Sidetracks into seductive process are undemanding and they don't reveal failure of outcome (though in fairness, some few musicians become successful in going pro with the particular seductive process that derailed their musical careers because they find their true calling in it somehow...but these are rare).
If you get sidetracked into the seductive process of finding the "best" overdrive dirtbox, you can for a couple of years delay the realization that you're a lousy musician who writes awful songs and who has no aesthetic sense and can't get along with a band and have a couple dozen other fatal problems that require REAL work and painful personal reassessment to advance as a music act.
And if you don't want to meaningfully advance as an act -- whatever that means to you when you set down and think about your goals -- why don't you sell your gear and drop the charade?
Successful people HATE process.
Process is only the foul muck you have to wade through to get across the swamp to dry ground and home. Process is something you delegate to others if you can (which brings us back to the Division of Labor).
Losers LOVE process because they can escape into it and hide their inadequacies from themselves. They never have to face the fact they failed because they never had any clear outcomes defined in the first place.
When I was doing broadcast playlisting and format development, I (and about six or eight helpers) determined whether a new recording was good enough to go into national heavy rotation, light rotation or into the landfill forever. People who did that were literally the most powerful people in music in terms of generated revenues. My decisions meant millions of dollars -- or zero dollars -- to the record companies, and I was good at my job. How much influence did, oh, kcearl's insights have on the industry?
In most cases, I can tell you -- instantly -- what's wrong with a finished recording and what's holding it back from being something more people want to listen to. Isn't that the point? If making something that more people would want to hear isn't the point, and apparently it isn't for a lot of process-oriented people, then what is?
If home recording is to live up to its promise, and there's no technical reason why it can't, it will require networking of specialized, competent amateur talent working in concert with each other to match the professional-grade outcomes the big-$ acts have with their army of specialists. The Internet makes this freely possible, and that's the greatest thing in terms of potential -- you don't have to reinvent the wheel every time you take up recording.
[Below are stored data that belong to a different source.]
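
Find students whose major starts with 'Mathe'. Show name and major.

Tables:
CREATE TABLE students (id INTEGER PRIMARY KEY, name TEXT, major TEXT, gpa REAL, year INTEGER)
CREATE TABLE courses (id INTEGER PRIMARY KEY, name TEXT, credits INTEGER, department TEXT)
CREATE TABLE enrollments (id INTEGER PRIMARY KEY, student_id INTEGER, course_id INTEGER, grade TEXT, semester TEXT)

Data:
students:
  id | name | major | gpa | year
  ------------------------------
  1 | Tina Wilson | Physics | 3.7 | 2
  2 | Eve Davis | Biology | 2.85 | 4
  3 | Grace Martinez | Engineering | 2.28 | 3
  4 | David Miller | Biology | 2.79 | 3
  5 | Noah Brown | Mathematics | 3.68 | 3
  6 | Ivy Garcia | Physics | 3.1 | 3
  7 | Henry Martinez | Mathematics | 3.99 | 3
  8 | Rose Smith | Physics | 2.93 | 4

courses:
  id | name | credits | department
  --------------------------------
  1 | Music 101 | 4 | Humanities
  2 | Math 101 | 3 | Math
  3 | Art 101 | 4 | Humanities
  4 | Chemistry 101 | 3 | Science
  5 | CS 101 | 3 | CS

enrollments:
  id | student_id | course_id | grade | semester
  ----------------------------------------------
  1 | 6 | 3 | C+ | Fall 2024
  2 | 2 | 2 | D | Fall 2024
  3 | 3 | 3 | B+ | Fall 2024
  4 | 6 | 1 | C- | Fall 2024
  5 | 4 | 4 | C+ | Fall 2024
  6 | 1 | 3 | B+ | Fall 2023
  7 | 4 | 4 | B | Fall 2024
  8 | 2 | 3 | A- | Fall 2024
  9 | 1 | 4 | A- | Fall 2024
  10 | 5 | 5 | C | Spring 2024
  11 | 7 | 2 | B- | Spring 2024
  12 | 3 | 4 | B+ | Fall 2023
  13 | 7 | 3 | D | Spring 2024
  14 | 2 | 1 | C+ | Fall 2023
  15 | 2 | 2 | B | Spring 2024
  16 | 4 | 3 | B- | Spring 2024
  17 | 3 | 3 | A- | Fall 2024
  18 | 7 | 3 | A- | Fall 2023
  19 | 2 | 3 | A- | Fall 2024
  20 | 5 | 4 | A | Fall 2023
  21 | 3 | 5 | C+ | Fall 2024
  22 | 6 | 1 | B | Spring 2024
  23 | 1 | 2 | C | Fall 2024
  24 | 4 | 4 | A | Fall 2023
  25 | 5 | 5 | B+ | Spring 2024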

But this isn't what I see happening. What I see is the predictable one-man-does-all (badly) situation where the guy has ten cents worth of anything to contribute to music and a million-dollar load of defensive ego, and instead of seeking out those who will work with him to get something done, he gravitates to what are effectively social-networking forums for those just like him to mutually support that awful mindset.
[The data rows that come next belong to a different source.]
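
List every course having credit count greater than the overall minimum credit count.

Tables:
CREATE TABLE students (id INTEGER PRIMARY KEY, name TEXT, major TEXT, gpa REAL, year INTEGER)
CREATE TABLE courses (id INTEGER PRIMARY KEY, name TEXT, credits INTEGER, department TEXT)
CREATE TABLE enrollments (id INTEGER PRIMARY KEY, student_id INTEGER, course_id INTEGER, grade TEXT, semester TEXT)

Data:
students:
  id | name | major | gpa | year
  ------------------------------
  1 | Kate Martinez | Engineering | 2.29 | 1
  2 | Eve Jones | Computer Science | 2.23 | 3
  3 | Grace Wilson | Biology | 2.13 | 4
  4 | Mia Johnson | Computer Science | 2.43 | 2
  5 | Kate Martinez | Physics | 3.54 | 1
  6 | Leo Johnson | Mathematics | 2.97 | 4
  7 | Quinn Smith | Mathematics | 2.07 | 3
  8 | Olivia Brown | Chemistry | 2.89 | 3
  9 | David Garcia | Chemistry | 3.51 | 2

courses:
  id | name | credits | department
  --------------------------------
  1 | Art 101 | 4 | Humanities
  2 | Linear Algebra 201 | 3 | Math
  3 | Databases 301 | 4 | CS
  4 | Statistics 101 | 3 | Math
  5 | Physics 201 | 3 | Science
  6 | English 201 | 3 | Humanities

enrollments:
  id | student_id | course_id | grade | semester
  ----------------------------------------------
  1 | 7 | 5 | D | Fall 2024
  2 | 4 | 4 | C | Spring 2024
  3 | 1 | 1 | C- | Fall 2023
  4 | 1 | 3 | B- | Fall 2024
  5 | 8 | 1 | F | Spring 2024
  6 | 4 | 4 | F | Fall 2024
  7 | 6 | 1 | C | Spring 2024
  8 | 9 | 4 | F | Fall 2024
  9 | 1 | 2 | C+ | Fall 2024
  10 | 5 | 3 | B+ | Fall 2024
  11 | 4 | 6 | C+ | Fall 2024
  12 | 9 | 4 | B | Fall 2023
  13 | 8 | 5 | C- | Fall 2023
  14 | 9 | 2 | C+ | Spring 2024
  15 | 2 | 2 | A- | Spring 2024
SELECT name, credits FROM courses WHERE credits > (SELECT MIN(credits) FROM courses)

Execution result:
name | credits
Art 101 | 4
Databases 301 | 4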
Upon much urging, I sat down and listened to three hours of Reaper Radio in a good listening environment.
During that painful time, I did not hear one song I would ever want to hear again under any circumstances. The engineering was professionally adequate, some performers had some individual talent, but the recordings had awful production and awful material. And yes, I do know the difference.
On their forum, I would have never said that, but when the subject came up, I did say, "There's more to a great record than the absence of gross engineering errors."
Though obviously, blatantly true, it was met with sullen hostility. They didn't want to hear it. They wanted to stay in some circle-jerk about seductive process rather than maximizing their access to willing listeners.
That's why serious pros (who often really do want to help) blow these people off and leave in disgust. Why break your heart over people who are that willfully stupid and doomed?
This is a great post, and I thank you for your time in writing it. I urge others to see the value in it without letting some of the sharp edges turn them off.
Let me add something that may assist your understanding.
I love to write record music. I do it because it makes me happy. I make a little money at it, but if I had to make a career out of it, I'd have to write and record music that doesn't make me as happy. Does that make sense?
I'm not in this for money or success or recognition, although all of those things are nice. I do it because otherwise I'd just be a worthless drug addict.